What’s in the US-Iran agreement?
Quel est le contenu de l’accord entre les États-Unis et l’Iran ?
L’accord signé entre les États-Unis et l’Iran
What s in the US Iran – La Maison-Blanche a confirmé à la BBC que l’accord entre les États-Unis et l’Iran, visant à prolonger le cessez-le-feu entre les deux pays, a été signé et est désormais en vigueur. Ce document, rédigé en 14 points, a été signé par le président Donald Trump lors de la réunion du G7 à Evian-les-Bains, en France. L’accord prévoit la réouverture du détroit de Hormouz, une zone stratégique cruciale pour le commerce mondial.
Les objectifs principaux de l’accord
L’accord, officiellement appelé “Mémoire d’Entente”, comporte deux éléments centraux. Premièrement, l’Iran s’engage à ne jamais développer un arme nucléaire. Deuxièmement, une somme de 300 milliards de dollars est allouée pour la “reconstruction et le développement économique” du pays, bien que les États-Unis n’aient pas obligation de verser leur part.
“L’accord est basé sur les performances”, a expliqué l’administration Trump. Cela signifie que l’Iran bénéficiera uniquement de ses engagements, tels que la réouverture du détroit et la cessation des opérations militaires.
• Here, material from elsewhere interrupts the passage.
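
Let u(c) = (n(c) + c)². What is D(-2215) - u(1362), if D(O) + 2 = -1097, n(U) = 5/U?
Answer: -3443245485757/1855044 ≈ -1.8562e+6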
Contexte du conflit et la perspective du cessez-le-feu
Cet accord intervient quatre mois après la rupture des hostilités entre les États-Unis, l’Iran et l’Israël. Le conflit, qui a débuté le 28 février, a entraîné une escalade des tensions dans la région du Levant. Pour la Maison-Blanche, la signature de ce document marque un essoufflement des hostilités, tandis que Téhéran insiste sur le respect des garanties liées à la souveraineté libanaise.
Le texte stipule que les parties signataires doivent “déclarer immédiatement et définitivement” la fin des opérations militaires sur “tous les fronts”, y compris au Liban. Cela inclut la suspension des actions de l’armée israélienne contre le Hezbollah. L’administration Trump a exprimé des inquiétudes concernant les opérations israéliennes dans la région, craignant que celles-ci compromettent l’accord. Selon un porte-parole du ministère iranien des Affaires étrangères, toute continuation des combats au Liban constituerait une “violation de la compréhension” et pourrait entraîner des réactions militaires.
Les engagements réciproques
Les États-Unis et l’Iran s’engagent à respecter mutuellement leur souveraineté et leur intégrité territoriale. Ils promettent de ne pas intervenir dans les affaires internes de l’autre partie. Cette disposition pourrait susciter des critiques auprès des groupes dissidents iraniens, qui perçoivent cette clause comme un défi à leur influence.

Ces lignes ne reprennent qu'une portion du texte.